Facing Mt. Everest but open to winds. Brr… very very cold! |
Facing Mt. Everest with a bit more shelter. Most popular!! |
Facing Basecamp. Least smell. Has wide open space. |
As part of the “infrastructure” support at Everest Base Camp (Rongbuk), the loos are pretty primitive but they serve a vital function.
We have 3 of them, perched on a small outcrop of rocks that overlooked the Base Camp. They are sited about 20 meters away from the campsite (where we sleep). Because of the directions of the prevailing winds, no smell has ever reached our sleeping place.
They are constructed mainly of loose rocks that form a semi-circle (to protect the user from the extremely cold winds as well as to provide for some modesty).

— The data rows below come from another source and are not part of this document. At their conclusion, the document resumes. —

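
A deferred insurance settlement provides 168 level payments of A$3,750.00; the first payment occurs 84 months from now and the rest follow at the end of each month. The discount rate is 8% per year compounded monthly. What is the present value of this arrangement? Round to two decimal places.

A$217,924.50

Ordinary annuity of 168 payments, first payment at period 84.
Periodic rate r = 0.08/12 per month; n is counted in months.
The ordinary-annuity PV formula values the stream one period before the first payment (period 83); discount that back 83 periods:
PV₀ = 3,750 × [1 − (1+r)^−168] / r × (1+r)^−83 = A$217,924.50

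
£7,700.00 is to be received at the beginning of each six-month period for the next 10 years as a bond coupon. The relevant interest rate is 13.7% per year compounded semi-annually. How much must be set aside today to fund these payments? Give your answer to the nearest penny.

This is an annuity due: 20 payments of £7,700.00 at the beginning of each six-month period.
Periodic rate r = 0.137/2 per half-year; n is counted in half-years.
PV = PMT × [(1 − (1+r)^−n)/r] × (1+r) = 7,700 × [1 − (1+r)^−20] / r × (1+r) = £88,187.20

£88,187.20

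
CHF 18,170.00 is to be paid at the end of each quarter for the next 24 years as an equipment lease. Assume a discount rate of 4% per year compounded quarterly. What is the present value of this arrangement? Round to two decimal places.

This is an ordinary annuity: 96 payments of CHF 18,170.00 at the end of each quarter.
Periodic rate r = 0.04/4 per quarter; n is counted in quarters.
PV = PMT × [(1 − (1+r)^−n)/r] = 18,170 × [1 − (1+r)^−96] / r = CHF 1,117,958.36

CHF 1,117,958.36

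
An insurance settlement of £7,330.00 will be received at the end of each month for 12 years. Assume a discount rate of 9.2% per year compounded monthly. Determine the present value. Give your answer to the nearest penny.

This is an ordinary annuity: 144 payments of £7,330.00 at the end of each month.
Periodic rate r = 0.092/12 per month; n is counted in months.
PV = PMT × [(1 − (1+r)^−n)/r] = 7,330 × [1 − (1+r)^−144] / r = £637,766.26

£637,766.26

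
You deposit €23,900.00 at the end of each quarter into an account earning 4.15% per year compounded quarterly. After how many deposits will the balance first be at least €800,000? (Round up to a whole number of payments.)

Periodic rate r = 0.0415/4 per quarter; n is counted in quarters.
Ordinary annuity FV: 800,000 = 23,900 × [((1+r)^n − 1)/r].
(1+r)^n = 1 + 800,000 × r / 23,900, so n = ln(1 + 800,000·r/23,900) / ln(1+r) = 28.88.
Round up to a whole number of payments: n = 29.

29 payments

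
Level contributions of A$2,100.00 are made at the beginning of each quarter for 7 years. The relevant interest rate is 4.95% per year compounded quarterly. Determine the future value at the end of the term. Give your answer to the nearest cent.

This is an annuity due: 28 deposits of A$2,100.00 at the beginning of each quarter.
Periodic rate r = 0.0495/4 per quarter; n is counted in quarters.
FV = PMT × [((1+r)^n − 1)/r] × (1+r) = 2,100 × [(1+r)^28 − 1] / r × (1+r) = A$70,626.71

A$70,626.71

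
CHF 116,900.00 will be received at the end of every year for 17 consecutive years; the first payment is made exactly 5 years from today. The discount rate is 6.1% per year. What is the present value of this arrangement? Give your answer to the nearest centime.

Ordinary annuity of 17 payments, first payment at period 5.
Periodic rate r = 0.061 per year.
The ordinary-annuity PV formula values the stream one period before the first payment (period 4); discount that back 4 periods:
PV₀ = 116,900 × [1 − (1+r)^−17] / r × (1+r)^−4 = CHF 959,583.87

CHF 959,583.87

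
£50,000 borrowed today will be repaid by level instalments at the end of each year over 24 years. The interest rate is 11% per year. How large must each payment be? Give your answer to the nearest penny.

£5,989.36

Level ordinary annuity; solve PV = PMT × [(1 − (1+r)^−n)/r] for PMT.
Periodic rate r = 0.11 per year.
With n = 24: PMT = 50,000 / ([(1 − (1+r)^−n)/r]) = £5,989.36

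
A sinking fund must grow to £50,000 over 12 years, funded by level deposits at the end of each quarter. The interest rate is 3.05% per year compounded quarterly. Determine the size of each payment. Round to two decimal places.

Level ordinary annuity; solve FV = PMT × [((1+r)^n − 1)/r] for PMT.
Periodic rate r = 0.0305/4 per quarter; n is counted in quarters.
With n = 48: PMT = 50,000 / ([((1+r)^n − 1)/r]) = £866.57

£866.57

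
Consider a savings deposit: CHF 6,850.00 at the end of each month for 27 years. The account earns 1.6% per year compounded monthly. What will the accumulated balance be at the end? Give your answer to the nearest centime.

This is an ordinary annuity: 324 deposits of CHF 6,850.00 at the end of each month.
Periodic rate r = 0.016/12 per month; n is counted in months.
FV = PMT × [((1+r)^n − 1)/r] = 6,850 × [(1+r)^324 − 1] / r = CHF 2,773,694.93

CHF 2,773,694.93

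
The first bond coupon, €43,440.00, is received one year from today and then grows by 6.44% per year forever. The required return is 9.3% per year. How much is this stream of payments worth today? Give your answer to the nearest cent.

Periodic rate r = 0.093 per year.
Growing perpetuity (Gordon): PV = PMT₁ / (r − g) = 43,440 / (r − 0.0644) = €1,518,881.12.

€1,518,881.12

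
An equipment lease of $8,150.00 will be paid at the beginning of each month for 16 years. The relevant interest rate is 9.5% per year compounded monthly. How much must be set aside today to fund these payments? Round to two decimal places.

$809,320.72

This is an annuity due: 192 payments of $8,150.00 at the beginning of each month.
Periodic rate r = 0.095/12 per month; n is counted in months.
PV = PMT × [(1 − (1+r)^−n)/r] × (1+r) = 8,150 × [1 − (1+r)^−192] / r × (1+r) = $809,320.72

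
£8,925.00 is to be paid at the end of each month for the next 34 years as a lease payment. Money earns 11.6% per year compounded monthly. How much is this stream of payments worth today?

This is an ordinary annuity: 408 payments of £8,925.00 at the end of each month.
Periodic rate r = 0.116/12 per month; n is counted in months.
PV = PMT × [(1 − (1+r)^−n)/r] = 8,925 × [1 − (1+r)^−408] / r = £905,049.50

£905,049.50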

Our human waste, “the dump”, is left exposed to the elements which does a very efficient job at reducing it to a rock-hard like mess after being exposed for more than 24 hours. There is hardly any smell from “the dump” the following morning. If they overflowed (and they did twice so far), I will bring up kerosene along with a kitchen cook to burn the residue.
One of them faces the Basecamp and is the most “open” of them all. It is a pretty large semi-circle, thus the most unprotected of them all. However, it does mean that it is also the one with the least smell.
The other two faces Mt Everest. One of them is always overflowing – because it is probably the most sheltered of the three loos – and thus, presumably, the most popular. The other one, which faces the “south-north” wind, is not so popular because it is probably the coldest of them.
By the way,.. at the end of the expedition, all waste will be burn off and clean up before we leave base camp.